Now he went further with his vision of what America stood for. The Four Freedoms include two values that went beyond the United States’ constitution – freedom from want and freedom from fear. The ideas expressed here were to become the cornerstone of the Universal Declaration of Human Rights, and the establishment of the United Nations. They assert a moral purpose that was in direct contradiction Hitler's rambling war aims:

"In the future days, which we seek to make secure, we look forward to a world founded upon four essential human freedoms.

The first is freedom of speech and expression – everywhere in the world.

The second is freedom of every person to worship God in his own way – everywhere in the world.

The third is freedom from want – which, translated into world terms, means economic understandings which will secure to every nation a healthy peacetime life for its inhabitants – everywhere in the world.
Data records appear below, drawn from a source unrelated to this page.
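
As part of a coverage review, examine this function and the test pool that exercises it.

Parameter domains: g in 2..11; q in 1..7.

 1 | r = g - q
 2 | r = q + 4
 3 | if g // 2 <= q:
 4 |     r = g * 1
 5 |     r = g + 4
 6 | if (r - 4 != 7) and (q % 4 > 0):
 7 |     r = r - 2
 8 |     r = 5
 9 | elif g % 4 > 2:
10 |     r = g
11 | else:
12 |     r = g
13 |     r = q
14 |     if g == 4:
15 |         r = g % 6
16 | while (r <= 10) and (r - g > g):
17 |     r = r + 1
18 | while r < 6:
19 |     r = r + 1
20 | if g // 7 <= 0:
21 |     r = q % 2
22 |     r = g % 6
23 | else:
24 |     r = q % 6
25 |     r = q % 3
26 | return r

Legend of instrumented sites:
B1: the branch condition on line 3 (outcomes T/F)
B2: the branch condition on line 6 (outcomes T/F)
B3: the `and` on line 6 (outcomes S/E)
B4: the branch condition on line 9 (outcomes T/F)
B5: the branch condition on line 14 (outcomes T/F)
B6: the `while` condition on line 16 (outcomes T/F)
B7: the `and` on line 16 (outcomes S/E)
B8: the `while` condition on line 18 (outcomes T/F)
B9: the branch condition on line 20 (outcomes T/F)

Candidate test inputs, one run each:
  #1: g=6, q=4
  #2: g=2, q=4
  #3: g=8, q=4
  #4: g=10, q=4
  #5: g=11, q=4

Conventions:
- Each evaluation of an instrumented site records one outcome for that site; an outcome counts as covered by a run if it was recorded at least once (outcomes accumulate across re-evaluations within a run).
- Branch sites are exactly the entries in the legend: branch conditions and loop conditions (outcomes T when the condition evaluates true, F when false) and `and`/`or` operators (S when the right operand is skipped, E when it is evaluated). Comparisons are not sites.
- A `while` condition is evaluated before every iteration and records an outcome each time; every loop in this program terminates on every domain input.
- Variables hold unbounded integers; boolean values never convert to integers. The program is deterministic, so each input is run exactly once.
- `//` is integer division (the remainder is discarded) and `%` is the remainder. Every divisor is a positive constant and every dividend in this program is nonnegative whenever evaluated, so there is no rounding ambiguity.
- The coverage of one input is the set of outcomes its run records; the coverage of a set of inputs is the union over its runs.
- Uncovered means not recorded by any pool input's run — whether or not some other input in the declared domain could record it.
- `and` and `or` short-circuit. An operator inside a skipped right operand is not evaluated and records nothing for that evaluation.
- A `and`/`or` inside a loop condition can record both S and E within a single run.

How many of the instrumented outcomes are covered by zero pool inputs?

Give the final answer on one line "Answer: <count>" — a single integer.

run #1 (g=6, q=4) runs B1->T, B3->E, B2->F, B4->F, B5->F, B7->E, B6->F, B8->T, B8->T, B8->F, B9->T; records B1=T, B2=F, B3=E, B4=F, B5=F, B6=F, B7=E, B8=T, B8=F, B9=T
run #2 (g=2, q=4) runs B1->T, B3->E, B2->F, B4->F, B5->F, B7->E, B6->F, B8->T, B8->T, B8->F, B9->T; records B1=T, B2=F, B3=E, B4=F, B5=F, B6=F, B7=E, B8=T, B8=F, B9=T
run #3 (g=8, q=4) runs B1->T, B3->E, B2->F, B4->F, B5->F, B7->E, B6->F, B8->T, B8->T, B8->F, B9->F; records B1=T, B2=F, B3=E, B4=F, B5=F, B6=F, B7=E, B8=T, B8=F, B9=F
run #4 (g=10, q=4) runs B1->F, B3->E, B2->F, B4->F, B5->F, B7->E, B6->F, B8->T, B8->T, B8->F, B9->F; records B1=F, B2=F, B3=E, B4=F, B5=F, B6=F, B7=E, B8=T, B8=F, B9=F
run #5 (g=11, q=4) runs B1->F, B3->E, B2->F, B4->T, B7->S, B6->F, B8->F, B9->F; records B1=F, B2=F, B3=E, B4=T, B6=F, B7=S, B8=F, B9=F
union over the pool: B1=T, B1=F, B2=F, B3=E, B4=T, B4=F, B5=F, B6=F, B7=S, B7=E, B8=T, B8=F, B9=T, B9=F
uncovered (4 of 18): B2=T, B3=S, B5=T, B6=T

Answer: 4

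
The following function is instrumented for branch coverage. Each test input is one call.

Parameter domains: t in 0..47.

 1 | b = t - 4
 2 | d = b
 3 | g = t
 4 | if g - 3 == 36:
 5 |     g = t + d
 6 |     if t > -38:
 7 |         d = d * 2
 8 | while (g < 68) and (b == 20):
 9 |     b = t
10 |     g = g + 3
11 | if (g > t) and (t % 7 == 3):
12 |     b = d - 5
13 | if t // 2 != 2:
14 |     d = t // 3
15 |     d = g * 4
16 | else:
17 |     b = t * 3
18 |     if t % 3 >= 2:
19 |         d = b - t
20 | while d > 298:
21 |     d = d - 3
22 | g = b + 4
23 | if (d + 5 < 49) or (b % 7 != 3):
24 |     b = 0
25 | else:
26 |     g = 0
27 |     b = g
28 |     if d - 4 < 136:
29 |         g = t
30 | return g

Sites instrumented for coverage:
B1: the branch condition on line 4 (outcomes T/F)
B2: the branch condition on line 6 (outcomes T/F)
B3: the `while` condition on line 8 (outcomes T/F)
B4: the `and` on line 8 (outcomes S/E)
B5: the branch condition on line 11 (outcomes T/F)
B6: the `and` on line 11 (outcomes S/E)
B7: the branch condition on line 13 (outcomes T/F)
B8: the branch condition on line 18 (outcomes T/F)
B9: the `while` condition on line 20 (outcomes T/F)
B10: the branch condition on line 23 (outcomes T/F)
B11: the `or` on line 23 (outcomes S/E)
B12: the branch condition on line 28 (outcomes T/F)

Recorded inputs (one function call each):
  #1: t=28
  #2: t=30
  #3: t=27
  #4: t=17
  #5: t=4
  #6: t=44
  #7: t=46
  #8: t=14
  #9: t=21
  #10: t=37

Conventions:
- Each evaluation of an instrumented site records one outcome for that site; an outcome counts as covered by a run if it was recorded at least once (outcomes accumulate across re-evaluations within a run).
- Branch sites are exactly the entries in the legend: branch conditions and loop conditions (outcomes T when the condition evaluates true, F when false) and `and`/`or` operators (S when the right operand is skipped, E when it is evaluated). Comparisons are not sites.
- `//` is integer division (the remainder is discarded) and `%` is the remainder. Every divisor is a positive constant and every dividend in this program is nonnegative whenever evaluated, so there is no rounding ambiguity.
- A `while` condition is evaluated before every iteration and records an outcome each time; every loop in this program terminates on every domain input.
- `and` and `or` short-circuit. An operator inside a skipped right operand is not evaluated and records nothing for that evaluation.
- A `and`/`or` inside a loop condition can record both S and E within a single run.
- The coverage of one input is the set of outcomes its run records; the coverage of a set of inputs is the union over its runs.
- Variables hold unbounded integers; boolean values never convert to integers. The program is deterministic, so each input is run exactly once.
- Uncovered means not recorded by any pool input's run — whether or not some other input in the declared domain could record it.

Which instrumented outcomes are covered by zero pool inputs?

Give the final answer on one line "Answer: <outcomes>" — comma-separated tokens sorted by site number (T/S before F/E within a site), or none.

test 1 (t=28) fires B1->F, B4->E, B3->F, B6->S, B5->F, B7->T, B9->F, B11->E, B10->F, B12->T; hits B1=F, B3=F, B4=E, B5=F, B6=S, B7=T, B9=F, B10=F, B11=E, B12=T
test 2 (t=30) fires B1->F, B4->E, B3->F, B6->S, B5->F, B7->T, B9->F, B11->E, B10->T; hits B1=F, B3=F, B4=E, B5=F, B6=S, B7=T, B9=F, B10=T, B11=E
test 3 (t=27) fires B1->F, B4->E, B3->F, B6->S, B5->F, B7->T, B9->F, B11->E, B10->T; hits B1=F, B3=F, B4=E, B5=F, B6=S, B7=T, B9=F, B10=T, B11=E
test 4 (t=17) fires B1->F, B4->E, B3->F, B6->S, B5->F, B7->T, B9->F, B11->E, B10->T; hits B1=F, B3=F, B4=E, B5=F, B6=S, B7=T, B9=F, B10=T, B11=E
test 5 (t=4) fires B1->F, B4->E, B3->F, B6->S, B5->F, B7->F, B8->F, B9->F, B11->S, B10->T; hits B1=F, B3=F, B4=E, B5=F, B6=S, B7=F, B8=F, B9=F, B10=T, B11=S
test 6 (t=44) fires B1->F, B4->E, B3->F, B6->S, B5->F, B7->T, B9->F, B11->E, B10->T; hits B1=F, B3=F, B4=E, B5=F, B6=S, B7=T, B9=F, B10=T, B11=E
test 7 (t=46) fires B1->F, B4->E, B3->F, B6->S, B5->F, B7->T, B9->F, B11->E, B10->T; hits B1=F, B3=F, B4=E, B5=F, B6=S, B7=T, B9=F, B10=T, B11=E
test 8 (t=14) fires B1->F, B4->E, B3->F, B6->S, B5->F, B7->T, B9->F, B11->E, B10->F, B12->T; hits B1=F, B3=F, B4=E, B5=F, B6=S, B7=T, B9=F, B10=F, B11=E, B12=T
test 9 (t=21) fires B1->F, B4->E, B3->F, B6->S, B5->F, B7->T, B9->F, B11->E, B10->F, B12->T; hits B1=F, B3=F, B4=E, B5=F, B6=S, B7=T, B9=F, B10=F, B11=E, B12=T
test 10 (t=37) fires B1->F, B4->E, B3->F, B6->S, B5->F, B7->T, B9->F, B11->E, B10->T; hits B1=F, B3=F, B4=E, B5=F, B6=S, B7=T, B9=F, B10=T, B11=E
union over the pool: B1=F, B3=F, B4=E, B5=F, B6=S, B7=T, B7=F, B8=F, B9=F, B10=T, B10=F, B11=S, B11=E, B12=T
uncovered (10 of 24): B1=T, B2=T, B2=F, B3=T, B4=S, B5=T, B6=E, B8=T, B9=T, B12=F

Answer: B1=T, B2=T, B2=F, B3=T, B4=S, B5=T, B6=E, B8=T, B9=T, B12=F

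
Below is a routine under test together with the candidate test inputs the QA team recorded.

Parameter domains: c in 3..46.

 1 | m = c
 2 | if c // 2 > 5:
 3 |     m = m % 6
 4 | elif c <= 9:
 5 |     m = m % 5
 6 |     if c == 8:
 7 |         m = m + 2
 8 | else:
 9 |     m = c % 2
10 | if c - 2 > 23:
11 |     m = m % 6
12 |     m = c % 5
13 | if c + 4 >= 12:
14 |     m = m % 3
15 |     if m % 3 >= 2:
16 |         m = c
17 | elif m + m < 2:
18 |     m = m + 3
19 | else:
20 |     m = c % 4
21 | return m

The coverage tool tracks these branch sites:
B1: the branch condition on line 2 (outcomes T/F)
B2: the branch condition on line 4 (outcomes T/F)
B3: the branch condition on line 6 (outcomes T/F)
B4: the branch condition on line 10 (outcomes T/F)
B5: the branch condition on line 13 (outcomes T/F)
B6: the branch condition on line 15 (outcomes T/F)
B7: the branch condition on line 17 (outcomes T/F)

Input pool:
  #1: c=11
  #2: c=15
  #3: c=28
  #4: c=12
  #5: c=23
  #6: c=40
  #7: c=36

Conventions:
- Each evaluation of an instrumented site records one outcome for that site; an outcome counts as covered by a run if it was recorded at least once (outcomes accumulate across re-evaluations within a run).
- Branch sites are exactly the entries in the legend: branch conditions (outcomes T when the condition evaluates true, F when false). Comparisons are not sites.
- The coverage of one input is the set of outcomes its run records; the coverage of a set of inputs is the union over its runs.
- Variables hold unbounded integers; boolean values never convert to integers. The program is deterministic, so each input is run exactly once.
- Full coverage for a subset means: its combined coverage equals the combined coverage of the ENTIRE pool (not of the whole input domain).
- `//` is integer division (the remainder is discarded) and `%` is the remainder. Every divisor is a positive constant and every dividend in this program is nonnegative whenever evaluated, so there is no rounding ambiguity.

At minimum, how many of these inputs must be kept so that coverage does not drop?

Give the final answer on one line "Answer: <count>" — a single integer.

#1 (c=11) -> B1->F, B2->F, B4->F, B5->T, B6->F; covered: B1=F, B2=F, B4=F, B5=T, B6=F
#2 (c=15) -> B1->T, B4->F, B5->T, B6->F; covered: B1=T, B4=F, B5=T, B6=F
#3 (c=28) -> B1->T, B4->T, B5->T, B6->F; covered: B1=T, B4=T, B5=T, B6=F
#4 (c=12) -> B1->T, B4->F, B5->T, B6->F; covered: B1=T, B4=F, B5=T, B6=F
#5 (c=23) -> B1->T, B4->F, B5->T, B6->T; covered: B1=T, B4=F, B5=T, B6=T
#6 (c=40) -> B1->T, B4->T, B5->T, B6->F; covered: B1=T, B4=T, B5=T, B6=F
#7 (c=36) -> B1->T, B4->T, B5->T, B6->F; covered: B1=T, B4=T, B5=T, B6=F
pool-wide coverage (8 outcomes): B1=T, B1=F, B2=F, B4=T, B4=F, B5=T, B6=T, B6=F
no size-1 subset reaches all 8 outcomes (best union: 5/8)
no size-2 subset reaches all 8 outcomes (best union: 7/8)
at size 3, {1, 3, 5} reaches all 8 outcomes; every lexicographically earlier size-3 subset fails

Answer: 3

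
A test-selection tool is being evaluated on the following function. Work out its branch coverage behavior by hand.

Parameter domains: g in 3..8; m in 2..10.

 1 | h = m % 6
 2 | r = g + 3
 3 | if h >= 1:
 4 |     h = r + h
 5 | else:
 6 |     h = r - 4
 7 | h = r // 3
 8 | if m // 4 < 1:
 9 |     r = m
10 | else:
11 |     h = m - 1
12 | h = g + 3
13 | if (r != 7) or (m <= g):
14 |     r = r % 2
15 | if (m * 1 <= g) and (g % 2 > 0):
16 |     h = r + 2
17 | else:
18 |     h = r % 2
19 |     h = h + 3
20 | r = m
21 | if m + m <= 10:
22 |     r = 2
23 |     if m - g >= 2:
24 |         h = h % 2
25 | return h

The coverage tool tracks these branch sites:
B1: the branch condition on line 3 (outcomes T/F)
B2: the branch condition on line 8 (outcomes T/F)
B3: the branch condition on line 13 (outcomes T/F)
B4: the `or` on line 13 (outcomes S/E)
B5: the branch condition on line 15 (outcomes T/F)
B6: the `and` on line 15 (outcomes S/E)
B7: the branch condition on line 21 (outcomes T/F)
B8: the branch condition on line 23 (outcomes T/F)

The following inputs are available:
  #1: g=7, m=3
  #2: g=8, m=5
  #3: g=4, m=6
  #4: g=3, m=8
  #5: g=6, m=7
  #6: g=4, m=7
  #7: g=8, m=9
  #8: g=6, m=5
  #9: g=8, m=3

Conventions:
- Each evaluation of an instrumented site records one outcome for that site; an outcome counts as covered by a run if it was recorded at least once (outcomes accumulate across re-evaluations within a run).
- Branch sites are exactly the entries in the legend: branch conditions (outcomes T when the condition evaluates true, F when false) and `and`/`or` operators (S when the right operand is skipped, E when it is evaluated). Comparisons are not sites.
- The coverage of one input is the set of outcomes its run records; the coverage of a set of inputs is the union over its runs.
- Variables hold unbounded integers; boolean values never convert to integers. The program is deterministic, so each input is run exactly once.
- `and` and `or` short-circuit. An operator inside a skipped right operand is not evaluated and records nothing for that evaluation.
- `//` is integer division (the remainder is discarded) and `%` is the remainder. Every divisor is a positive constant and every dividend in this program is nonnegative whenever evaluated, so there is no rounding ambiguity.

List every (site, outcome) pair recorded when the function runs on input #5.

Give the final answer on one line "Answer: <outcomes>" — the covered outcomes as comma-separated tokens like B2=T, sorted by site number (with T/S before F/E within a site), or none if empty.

Tracing the run of input #5 (g=6, m=7):
  B1->T, B2->F, B4->S, B3->T, B6->S, B5->F, B7->F
collecting distinct outcomes: B1=T, B2=F, B3=T, B4=S, B5=F, B6=S, B7=F

Answer: B1=T, B2=F, B3=T, B4=S, B5=F, B6=S, B7=F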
The fourth is freedom from fear – which, translated into world terms, means a world-wide reduction of armaments to such a point and in such a thorough fashion that no nation will be in a position to commit an act of physical aggression against any neighbor – anywhere in the world.

That is no vision of a distant millennium. It is a definite basis for a kind of world attainable in our own time and generation. That kind of world is the very antithesis of the so-called new order of tyranny which the dictators seek to create with the crash of a bomb".

PRADO B.jpg

From Franklin D. Roosevelt’s State of the Union Address to the Congress, January 6, 1941

This was not a call to war but it was an unmistakeable declaration of which side the United States stood by.